The complex makes it real simple. Have you ever wondered why some foods taste better a day later and others don’t? There are no shades of gray, they’re either the most simple, like steamed or roasted veggies or more complex. Foods that are more complex, meaning, have more ingredients, like onions, garlic and herbs, and so on, are the ones that go through various reactions with other ingredients, like starches and protein and hold exceptionally well.  Think casseroles, soups, stews and other dishes made with multiple ingredients. When we make sauces, pastes or dressings, we know that as the days move along, the flavors will fuse and give an upcoming meal a whole new meaning. When we marinate our food, we trust that a process will take place overnight. And we don’t have to watch it to be convinced. If you’ve ever marinated your food, you know that the longer it sits (using the nose as gauge to rule out spoiling), the tastier it will be. The proof that change took place shows up in the aroma and the taste. The same rules apply in nature, in the lab and in the kitchen.
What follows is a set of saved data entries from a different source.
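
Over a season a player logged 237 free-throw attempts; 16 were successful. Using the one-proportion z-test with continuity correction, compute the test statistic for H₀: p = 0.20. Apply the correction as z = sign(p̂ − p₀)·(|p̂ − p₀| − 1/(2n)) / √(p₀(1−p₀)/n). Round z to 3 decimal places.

Sample proportion p̂ = 16/237 = 0.06751. p̂ − p₀ = -0.132489.
1/(2n) = 0.002110.
Corrected numerator: |-0.132489| − 0.002110 = 0.130379.
Null standard error: √(0.20·0.80/237) = √0.000675105 = 0.025983.
z = (−)0.130379/0.025983 = -5.018.

z = -5.018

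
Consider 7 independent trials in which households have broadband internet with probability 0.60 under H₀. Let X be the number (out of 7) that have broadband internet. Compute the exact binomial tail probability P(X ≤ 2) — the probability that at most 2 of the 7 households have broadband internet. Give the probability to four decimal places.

P = 0.0963

X ~ Binomial(n=7, p=0.60).
P(X ≤ 2) = C(7,0)·0.60^0·0.40^7 + C(7,1)·0.60^1·0.40^6 + C(7,2)·0.60^2·0.40^5.
= 0.001638 + 0.017203 + 0.077414 = 0.0963.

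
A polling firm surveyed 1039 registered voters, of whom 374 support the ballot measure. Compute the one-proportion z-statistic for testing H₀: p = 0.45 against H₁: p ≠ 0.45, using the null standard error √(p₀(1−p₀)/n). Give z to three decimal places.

p̂ = 374/1039 = 0.35996.
SE₀ = √(0.45·0.55/1039) = 0.015434.
z = (0.35996 − 0.45)/0.015434 = -0.09004/0.015434 = -5.834.

z = -5.834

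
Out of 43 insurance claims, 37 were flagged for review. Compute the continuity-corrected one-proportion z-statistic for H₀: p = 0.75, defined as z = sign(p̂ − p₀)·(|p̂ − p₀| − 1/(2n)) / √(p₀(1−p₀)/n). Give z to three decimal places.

z = 1.497

Sample proportion p̂ = 37/43 = 0.86047. p̂ − p₀ = 0.110465.
Continuity correction 1/(2n) = 1/86 = 0.011628.
Corrected numerator: |0.110465| − 0.011628 = 0.098837.
Null standard error: √(0.75·0.25/43) = √0.004360465 = 0.066034.
z = +0.098837/0.066034 = 1.497.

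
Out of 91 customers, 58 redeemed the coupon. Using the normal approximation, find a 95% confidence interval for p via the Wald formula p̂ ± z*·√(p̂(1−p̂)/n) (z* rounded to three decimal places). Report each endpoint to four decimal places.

(0.5386, 0.7361)

With x = 58 successes in n = 91, p̂ = 0.63736.
Standard error of p̂: √(0.231132/91) = √0.002539907 = 0.050397.
The 95% critical value is z* = 1.960.
Margin = 1.960·0.050397 = 0.09878.
CI: 0.63736 ± 0.09878 = (0.5386, 0.7361).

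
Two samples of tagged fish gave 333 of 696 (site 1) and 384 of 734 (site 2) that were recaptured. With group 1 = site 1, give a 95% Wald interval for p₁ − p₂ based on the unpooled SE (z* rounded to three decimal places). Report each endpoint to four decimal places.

p̂₁ = 0.47845, p̂₂ = 0.52316, so the observed difference is -0.04471.
SE = √(0.000358528 + 0.000339869) = √0.000698397 = 0.026427.
The 95% critical value is z* = 1.960. Margin of error = 0.05180.
So the interval runs from -0.0965 to 0.0071.

(-0.0965, 0.0071)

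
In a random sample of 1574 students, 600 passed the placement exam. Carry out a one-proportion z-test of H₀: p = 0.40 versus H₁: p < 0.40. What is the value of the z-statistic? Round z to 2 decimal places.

z = -1.52

p̂ = 600/1574 = 0.38119.
SE₀ = √(0.40·0.60/1574) = 0.012348.
z = (0.38119 − 0.40)/0.012348 = -0.01881/0.012348 = -1.52.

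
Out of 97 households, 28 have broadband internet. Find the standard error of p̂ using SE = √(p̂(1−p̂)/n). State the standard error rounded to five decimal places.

The sample proportion is 28/97 = 0.28866.
p̂(1−p̂) = 0.28866·0.71134 = 0.205335.
Dividing by n and taking the root: √0.002116856 = 0.04601.

SE = 0.04601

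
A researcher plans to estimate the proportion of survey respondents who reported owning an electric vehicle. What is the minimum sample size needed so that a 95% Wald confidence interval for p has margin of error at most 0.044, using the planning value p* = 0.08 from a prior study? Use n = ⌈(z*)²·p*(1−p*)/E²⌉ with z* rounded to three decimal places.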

Even after the initial chemical reaction sets in, and cooling begins in the refrigerator, when left over foods face the fire or heat a second time, the magic is still happening. Only the transformation becomes more intense, more robust and the end result more flavorful. It may very well be the secret behind why sauces, pastes, dressings and marinades add a level of dimension to whatever it’s added to.

Awakening Umami Allowing food to sit and rearrange itself, tones down the flavors that were once very distinct and the umami flavor becomes more apparent. The flavor of umami was always there in the backdrop, and time worked in its’ favor. Research says that the main reason this umami flavor is more detectable is because once food is re-heated, the proteins in the foods experience a further breakdown and when the variety of ingredients come together to create a new flavor, there is a more wholesome balance. The umami flavor no longer has to sift through individual flavors that once were. There is no more hide and seek. Umami is purely awakened.

It’s take nothing but a little time. Like aging or fermenting and even healing, time does influence the natural process. Botanicals and plant foods are perfect examples. They seep, drink or absorb whatever carrier/conduit they are in contact with, whether ethanol, water, vinegar or salt. There is a break down of structure, much like when protein caramelizes and starches gelatinize. Much like destroying to rebuild with the same pieces. The basic idea being to release it’s healing properties and reach it’s full potential. The same goes with saving last nights dinner and reheating it for lunch. Everything affects everything when it comes to putting all the players in one pot/pan in the fridge. Not one ingredient makes it out as the sole performer they once were. Like a good casserole, curry sauce or jerk rub,  a day or two later nothing is lost, but so much is gained.